Song by Big Bill Lister
- Released: 1951
- Recorded: April 24, 1951
- Genre: Country
- Label: MGM
- Songwriter(s): Hank Williams, Don Helms

= The Little House We Built (Just o'er the Hill) =

"The Little House We Built (Just o'er the Hill)" is a song written by Hank Williams and steel guitarist Don Helms. It was recorded and released by honky tonk singer Big Bill Lister in 1951.

==Background==
Lister, who opened for Williams and his Drifting Cowboys, also recorded Hank's "There's a Tear in My Beer" and "Countryfied." "Little House We Built" is only one of two songs Williams wrote with Drifting Cowboy Don Helms (the other being "I Lost the Only Love I Knew"). Helms played and recorded with the country star from 1950 until the singer's death in 1953. Bill Lloyd, the curator of stringed instruments at the Country Music Hall of Fame and Museum, said of Helms: “After the great tunes and Hank’s mournful voice, the next thing you think about in those songs is the steel guitar.

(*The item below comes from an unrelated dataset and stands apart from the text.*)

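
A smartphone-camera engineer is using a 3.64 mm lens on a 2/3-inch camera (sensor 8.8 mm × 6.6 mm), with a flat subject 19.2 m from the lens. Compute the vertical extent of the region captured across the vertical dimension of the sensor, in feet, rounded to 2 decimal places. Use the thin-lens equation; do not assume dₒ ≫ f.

dₒ: 19.2 m = 19200 mm.
Similar triangles through the lens centre give W/dₒ = h/dᵢ; with 1/f = 1/dₒ + 1/dᵢ this gives W = h·(dₒ − f)/f.
W = 6.6 mm × (19200 − 3.64) / 3.64 = 6.6 × 5273.7253 ≈ 34806.587 mm = 34806.587/304.8 ft = 114.195 ft.

114.19 ft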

It is the quintessential honky-tonk steel sound — tuneful, aggressive, full of attitude.” A legendary musician in his own right, Helms led the Drifting Cowboys as they played during Hank's funeral in Montgomery in front of an estimated 2,700 mourners, later recalling, "It was the eeriest thing I ever had to do in my life. I had to stand up there and play with Hank's coffin right below me. I can never explain how I felt playing his songs for somebody else the way I played for him with him laying in his coffin."